UNA
TARDE EN POPAYÁN
Por: AGUSTIN ANGARITA LEZAMA
A los 14 años la
vida se vive de manera acelerada. Todo se quiere conocer, todo se quiere probar
y ojalá muy rápido. Es como si la adrenalina quisiera salirse del cuerpo. Como
si una energía galopante amotinara la sangre reduciendo los espacios
internos anhelando devorarse el
horizonte de una sola dentellada.
Esas ganas nunca contenidas lo auparon para calzarse
sus nuevos patines en línea, después de concretar con sus primos la aventura
del día en su entrañable Popayán. Aunque residía en Bogotá viajaba
frecuentemente a la capital caucana a encontrarse con los familiares con los
que compartió su niñez. La cita era en la Ermita. La pequeña cuesta y el
empedrado de su calle eran los aderezos para descender acelerados y disfrutar
del vértigo de la velocidad. La felicidad de sus carcajadas retumbaba en la
pequeña capilla, que remata la calle con su vieja espadaña desvencijada desde
el terremoto que sacudió la ciudad en una semana santa aciaga.
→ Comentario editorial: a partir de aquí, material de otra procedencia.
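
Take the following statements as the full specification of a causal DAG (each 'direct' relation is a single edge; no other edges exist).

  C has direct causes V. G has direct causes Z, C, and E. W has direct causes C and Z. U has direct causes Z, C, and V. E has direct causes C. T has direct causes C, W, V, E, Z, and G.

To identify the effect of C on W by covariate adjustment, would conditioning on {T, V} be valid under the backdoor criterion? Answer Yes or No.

No

Backdoor paths from C to W (paths whose first edge points into C):
  P1: C <- V -> U <- Z -> W
  P2: C <- V -> U <- Z -> G <- E -> T <- W
  P3: C <- V -> U <- Z -> G -> T <- W
  P4: C <- V -> U <- Z -> T <- W
  P5: C <- V -> T <- Z -> W
  P6: C <- V -> T <- E -> G <- Z -> W
  P7: C <- V -> T <- W
  P8: C <- V -> T <- G <- Z -> W
Condition 1 (no descendant of C in the set): FAILS — T is a descendant of C.
Condition 2 (every backdoor path blocked by {T, V}):
  P1: blocked at fork node V ∈ conditioning set.
  P2: blocked at fork node V ∈ conditioning set.
  P3: blocked at fork node V ∈ conditioning set.
  P4: blocked at fork node V ∈ conditioning set.
  P5: blocked at fork node V ∈ conditioning set.
  P6: blocked at fork node V ∈ conditioning set.
  P7: blocked at fork node V ∈ conditioning set.
  P8: blocked at fork node V ∈ conditioning set.
{T, V} does not satisfy the backdoor criterion.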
Bajaban inundados de alegría. Y cuando con lentitud se
devolvían hasta lo alto de la colina, evaluaban los detalles que habían
impedido un descenso más acelerado para corregirlos en intentos futuros. Y
mejoraron. Descubrieron que el empedrado del angosto andén era menos brusco y
facilitaba aumentar el impulso. Además, las ventanas de las casas, adornadas
con rejas que se comban hacia afuera, los obligaban a agacharse o a esquivarlas
con habilidad para evitar golpearse con los barrotes de fierro.
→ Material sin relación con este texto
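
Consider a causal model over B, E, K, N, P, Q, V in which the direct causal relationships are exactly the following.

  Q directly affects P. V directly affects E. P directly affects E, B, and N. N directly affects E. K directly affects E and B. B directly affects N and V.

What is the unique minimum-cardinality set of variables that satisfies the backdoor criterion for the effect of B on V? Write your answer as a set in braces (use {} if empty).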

La competencia se pactó de la siguiente forma. Saldrían
desde la puerta de la Ermita, a la carrera bajarían los pocos escalones
empedrados y saltarían hasta la acera y por ella descenderían esquivando los
barandales de las ventanas hasta la esquina en la que doblarían en ángulo recto
para evitar el peligro de la calle. El colorido de sus camisetas contrastaba
con la blancura de las paredes payanesas.
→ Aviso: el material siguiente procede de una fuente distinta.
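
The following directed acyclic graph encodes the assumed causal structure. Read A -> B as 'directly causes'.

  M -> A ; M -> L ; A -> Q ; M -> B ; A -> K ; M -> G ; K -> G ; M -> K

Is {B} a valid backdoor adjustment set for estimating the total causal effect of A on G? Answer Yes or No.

No

Backdoor paths from A to G (paths whose first edge points into A):
  P1: A <- M -> K -> G
  P2: A <- M -> G
Condition 1 (no descendant of A in the set): holds — descendants of A are {G, K, Q}; none are in {B}.
Condition 2 (every backdoor path blocked by {B}):
  P1: open — no interior node is in the conditioning set.
  P2: open — no interior node is in the conditioning set.
{B} does not satisfy the backdoor criterion.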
Los muchachos iniciaron. El verano brillaba en su
esplendor, pero la tarde temprana estaba fresca, pese al sol. La hilera de
risas se deslizó frenética hasta llegar a la esquina… donde un bus de servicio
público, afanado por marcar la tarjeta que verifica el cumplimiento
cronométrico de sus recorridos, los atropelló. Las paredes se tiñeron de
sangre. El vehículo sólo se detuvo media cuadra más abajo. Tendidos quedaron
los tres primos. Algunos transeúntes corrieron horrorizados tratando de
auxiliarlos. Otros, presos del pánico, se cubrían la cara con sus manos
queriendo no ver lo sucedido.
Dos jóvenes quedaron gravemente heridos. El otro puso
su cabeza de tapete a las llantas del bus. Su cerebro quedó regado por la
aveniday su bello cuerpo despedazado. Mientras llegaba el apoyo médico y la
policía, la gente quería linchar al conductor del bus, quien asustado culpaba a
los heridos del accidente. La guerra del
centavo, esa que motiva a los buses y busetas a desbocarse corriendo,
había truncado unas vidas.
Los atardeceres de Popayán son de antología. Pero el de
ese día fue el más melancólico y triste de todos. Una vida se había perdido y
dos jóvenes quedarían lisiados para siempre. Pablo, mi hijo, había muerto. El
sol parecía llorar mientras se acurrucaba entre las montañas.